Today, my phone was ringing, and the display showed a phone number in Menomonie, Wisconsin. “Computer-driven sales call” was my first thought. I don’t know anyone in Menomonie. But the call kept coming, twice a day. Finally, after sending it to voicemail three times, out of sheer frustration, I just went ahead and answered it:
“Mr. Bertaut! This is Blah-Blah department store. We noticed your account is a bit overdue, and this is just a courtesy call to give you an opportunity to make a payment!” the kind female voice on the phone said.
UH-OH. I’m a serious, diligent, structured, automatic bill payer. How did this one slip through the cracks? I was so embarrassed that I paid the balance right there on the phone. Thank goodness the call wasn’t from the mortgage company!
But we are like that, right? We make sure we take care of the important stuff, right on time, the top-of-mind stuff. But sometimes, other stuff just slips through the cracks.
So, here’s an important question for you to consider: Are your health and your health insurance top of mind, or are you at risk of letting these slip through the cracks?
Now that the healthcare.gov open enrollment period is over until at least Nov. 1, 2018, the thousands of Americans who forgot to renew their individual health insurance coverage will all be scrambling. As we mentioned here, the Individual Mandate fines still apply for 2018. So, if you don’t get coverage, you may have problems at tax time.
Now, to buy insurance outside of the annual open enrollment period, you’ve got to get permission from healthcare.gov by getting an authorization for special enrollment. Without this authorization, you will not be allowed to buy coverage at all until the next open enrollment period starts on Nov. 1. At least, that’s the theory.
Prior to 2017, healthcare.gov didn’t really enforce special enrollment. In fact, you could pretty safely wait until after you were sick to buy coverage, and some 600,000 people did exactly that every year, driving up all our rates as they managed to free ride on the system. As I’ve written about before, this was a big part of instability in the individual market and drove rate increases for all of us who followed the rules and kept coverage all year round.
Proving Special Status
During the summer of 2017, the Trump Administration indicated they were going to enforce the special enrollment rules when people wanted to buy coverage outside of open enrollment. No longer would you be able to just check a box on a website to authorize your special enrollment period; healthcare.gov was going to require actual, physical proof if you, for example, moved from one state to another, had a child, got married or lost your existing health insurance coverage for a non-voluntary reason.

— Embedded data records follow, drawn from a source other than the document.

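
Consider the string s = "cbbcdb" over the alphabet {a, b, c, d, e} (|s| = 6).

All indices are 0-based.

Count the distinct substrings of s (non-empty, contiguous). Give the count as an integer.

18

rank | idx | suffix
   0 |   5 | b
   1 |   1 | bbcdb
   2 |   2 | bcdb
   3 |   0 | cbbcdb
   4 |   3 | cdb
   5 |   4 | db

SA = [5, 1, 2, 0, 3, 4]
i: (SA[i-1],SA[i]) lcp shared
  1: (5,1) 1 'b'
  2: (1,2) 1 'b'
  3: (2,0) 0 ''
  4: (0,3) 1 'c'
  5: (3,4) 0 ''

n(n+1)/2 = 6·7/2 = 21
Σ LCP = 0 + 1 + 1 + 0 + 1 + 0 = 3
distinct = 21 − 3 = 18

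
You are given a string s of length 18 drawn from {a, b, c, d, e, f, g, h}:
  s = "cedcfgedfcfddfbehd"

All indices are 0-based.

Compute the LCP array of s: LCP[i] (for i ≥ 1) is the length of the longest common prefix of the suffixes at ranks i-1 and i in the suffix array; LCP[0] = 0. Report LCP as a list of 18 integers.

[0, 0, 1, 2, 0, 1, 1, 1, 2, 0, 2, 1, 0, 1, 1, 1, 0, 0]

rank | idx | suffix
   0 |  14 | behd
   1 |   0 | cedcfgedfcfddfbehd
   2 |   9 | cfddfbehd
   3 |   3 | cfgedfcfddfbehd
   4 |  17 | d
   5 |   2 | dcfgedfcfddfbehd
   6 |  11 | ddfbehd
   7 |  12 | dfbehd
   8 |   7 | dfcfddfbehd
   9 |   1 | edcfgedfcfddfbehd
  10 |   6 | edfcfddfbehd
  11 |  15 | ehd
  12 |  13 | fbehd
  13 |   8 | fcfddfbehd
  14 |  10 | fddfbehd
  15 |   4 | fgedfcfddfbehd
  16 |   5 | gedfcfddfbehd
  17 |  16 | hd

SA = [14, 0, 9, 3, 17, 2, 11, 12, 7, 1, 6, 15, 13, 8, 10, 4, 5, 16]
[i] adj suffixes → lcp
  [1] 14/0 → 0 ('')
  [2] 0/9 → 1 ('c')
  [3] 9/3 → 2 ('cf')
  [4] 3/17 → 0 ('')
  [5] 17/2 → 1 ('d')
  [6] 2/11 → 1 ('d')
  [7] 11/12 → 1 ('d')
  [8] 12/7 → 2 ('df')
  [9] 7/1 → 0 ('')
  [10] 1/6 → 2 ('ed')
  [11] 6/15 → 1 ('e')
  [12] 15/13 → 0 ('')
  [13] 13/8 → 1 ('f')
  [14] 8/10 → 1 ('f')
  [15] 10/4 → 1 ('f')
  [16] 4/5 → 0 ('')
  [17] 5/16 → 0 ('')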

This means faxing, mailing or emailing copies of real, live documents like birth certificates, marriage certificates and utility bills.
Last week, CMS announced they had hired a high-tech private contractor called IntegriGuard to use special data verification tools to further strengthen the legitimacy of the special enrollment process, without requiring all this back-and-forth of real documentation. This means a streamlined process for legitimate applications, which is a great thing! It also means, of course, a tighter process for those who aren’t actually eligible for a special enrollment period but are trying to get one anyway.
With the fines for not having insurance coverage still in place this year, and better management of the special enrollment process on the horizon, it appears the stability of the healthcare.gov risk pool may not deteriorate during 2018 the way it has in previous years. But, it will be a different story in 2019, when the Individual Mandate fines are reduced to zero.
The Need for Stability
It’s critical that Congress act to stabilize the individual market for 2019, when the Individual Mandate penalties disappear but all the other rules that make individual health insurance so expensive in today’s market do not.
In 2019, we’ll still have the age rating ratios that favor wealthier older individuals when they buy coverage and punish the young. Still in play will be rules that require certain benefits to be covered on all individual plans, in many cases more benefits than people actually want to buy. And, we’ll still have financial cliffs that can punish an individual with thousands of dollars in fines for making just a few hundred more in income than expected. None of these things are in the process of being corrected at this time.
I am concerned that healthy people, without the Individual Mandate, may not buy coverage.
There is a window for Congress, in their budget negotiations, to create funds that states can use to cover the neediest and most ill among us. Such funding could significantly lower premiums across the board if handled properly by the states. Watch for more information about such “stabilization funds” as the Congressional budget negotiations move forward this spring.
Remember, this is not a “Bailout for Insurance Companies.” We will not profit from such funds, which will be used to care for the sickest among us, and stop this runaway train of rate increases we’ve been on.
As always, I will be right on top of that and will keep it Straight for you.
Until then, make SURE you and your family members have proper health insurance coverage for 2018. Otherwise, you could get a past-due call in the form of a tax penalty. Remember, the fines are still in force this year, and they can be substantial!